Valter Hugo Mãe

Aqui os amigos


Rubrica "Cidadania Impura", de Valter Hugo Mãe.

Por anos, vir a Coura era rever as personagens do clube. Cidadãos tácitos dessa cidade onde o município seria presidido por Nick Cave.

A primeira sinfonia de Brahms, a minha favorita, dirigida por Toscanini, o bruto, é meu modo de estardalhar. A abertura, com suas investidas mais violentas, a maravilha das percussões, e o melancólico das quebras, parece-me pura perturbação, proibição da normalidade. Eu anseio pela normalidade mas combato-a constantemente porque caminhar para ela deve ser adiado, relutante, um exercício de sensatez que se deseja apenas aos que se consumam ou adoecem. Estou sempre com a música demasiado alta quando conduzo. Não conduzo, vou no meio da multidão, ergo a orquestra como se gigante, alguém gigante que possa caber uma orquestra na palma da mão. E imagino o Toscanini na sua fúria temível a obrigar todos os intérpretes ao rigor de Brahms, o génio cheio de dúvidas. Tão perfeitos para se juntarem, tão díspares em seus espíritos.

Desço de auscultadores ao recinto do Festival de Música de Paredes de Coura, onde guardo a grata memória de haver visto os Sonic Youth, os Bauhaus ou os Mão Morta. Foi sempre meu sonho que a organização tivesse coragem para agendar uma orquestra para fazerem uma sinfonia inteira, um grandiosa sinfonia que se levantasse de entre o arvoredo a pleno pulmão. Não entendo que alergia terão as cervejeiras à música erudita e por que razão não haveriam os mais jovens de espantar ao menos com a oitava de Mahler, nem que apenas com os andamentos finais, nem que apenas com o último de todos, na progressão incrível das vozes.

Sento-me na ladeira da tenda vip.
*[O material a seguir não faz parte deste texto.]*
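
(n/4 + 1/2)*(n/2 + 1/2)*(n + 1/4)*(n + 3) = n^4/8 + 25*n^3/32 + 25*n^2/16 + 35*n/32 + 3/16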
Lembro como ali estava com o Alexandre e com a Carla, o ar de punks sem consumo, a refilar contra o preço dos cachorros-quentes e à espera que passassem as bandas mais telefónicas para chegarem as do rock a ferrar. Éramos irritadíssimos com a burguesia, coisa que tolerávamos apenas à família por muito amor. Precisávamos de rebeldia porque tudo nos disciplinava. O decoro ainda antigo e a pobreza pretendiam de nós uma quietude abnegada. Mas não podíamos ficar quietos, ao menos não por dentro, onde havia sobretudo sonho por conquistar, tanta hipótese de errar em tudo, tanta hipótese de nada conquistar.

Vir a Coura para o festival era o culto da libertação. Não servia para sermos imediatamente melhores, servia para chegarmos mais perto da nossa própria natureza, descomplexados, apaziguados com sermos feios, falhos, estarmos deixados para o fim, estreitos nas oportunidades, de esperança fixa apenas na música e em como ela nos mapeava cúmplices semelhantes. Por anos, vir a Coura era rever as personagens do clube. Cidadãos tácitos dessa cidade onde o município seria presidido por Nick Cave.

Estamos, agora, burgueses, mesmo que nos tenhamos um amor difícil, muito crítico. Passamos a entender a beleza dos pífaros e dos fagotes, passamos a tolerar até as harpas e seus timbres soporíferos. No recinto quase sagrado do festival de Coura, onde minha juventude maturou algumas de suas maiores felicidades, ouço Brahms e as abelhas levam o açúcar que há no pólen dos meus ouvidos. Faltam-me aqui os amigos. No recinto do festival, como na campa do meu pai, a ausência é quase insuportável.